To relate the real-life experience of a woman who fell for this fraud: After six months, the relationship became so deep that the woman was willing to believe anything her online lover, pretending to be a Scotsman, was telling her. He wove a future in the Scottish highlands, in a castle with plenty of single malt and sensuous escapades. When the woman was head over heels, the “gift” arrived at the airport in Dhaka. 

Obviously, it contained a huge stash of pound sterling which the Scotsman needed to send to someone he trusted implicitly. The catch? Provide a few lakhs to have it released. The woman did exactly that and got the money selling her jewelry. Once she realized the swindle, it was too late; for her, too embarrassing to admit to the police. 

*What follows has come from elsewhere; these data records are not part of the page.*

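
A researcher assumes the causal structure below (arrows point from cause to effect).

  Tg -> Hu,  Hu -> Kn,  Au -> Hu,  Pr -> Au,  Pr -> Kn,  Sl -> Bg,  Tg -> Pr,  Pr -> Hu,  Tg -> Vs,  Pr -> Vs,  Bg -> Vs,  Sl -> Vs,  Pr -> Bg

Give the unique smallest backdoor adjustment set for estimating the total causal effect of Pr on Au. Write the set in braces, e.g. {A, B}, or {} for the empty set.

{}

Variables eligible for adjustment (non-descendants of Pr, excluding Pr and Au): {Sl, Tg}.
Backdoor paths from Pr to Au:
  P1: Pr <- Tg -> Hu <- Au
Each backdoor path contains an unconditioned collider, so every path is already blocked with the empty conditioning set:
  P1: blocked at collider Hu (neither it nor any descendant is in the conditioning set).
The empty set is therefore the unique smallest valid set.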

The woman had a mental breakdown and was hospitalized in the end. But there is something else -- she talked about her online love with several friends who warned her in no uncertain terms, which she disregarded. As Shakespeare said: “Love is madness and deserves a dark house and a whip just like madmen do.”

The ‘get rich quick’ mentality

Fraudsters of all kinds, from the small ones to the big-time con players, are criminals but there is no denying that to be conned, the temptation of the victim is essential. 

It’s our greed/desire to get that “gift” which makes us the victim. The “gift” might be anything, even promises of a life of roses and honey in the end.

Just one day ago, I got a message on my phone saying: “This number has just won half a million pounds.” I did not open it because the moment I saw the first lines, the inner instinct sent a warning. Or maybe, a grizzled journalist is cynical enough to know miracles never happen in this world. 

Naturally, some frauds are very complex, though the method used by the Nigerian gang is rather old and known to most. Yet, people fall victim because deep inside the human mind, there is an understanding that one can hit the jackpot by a single lucky strike. This gambler’s tendency within all of us needs to be curbed. 

As for friends, it’s always better to meet/assess them and not get carried away in the heat of the moment. To end with a quote plus warning from Shakespeare: “The sweetest honey is loathsome in its deliciousness and thereby destroys the appetite; therefore, love moderately, too fast is just as bad as too slow.” 

Towheed Feroze is a journalist and teaches at the University of Dhaka.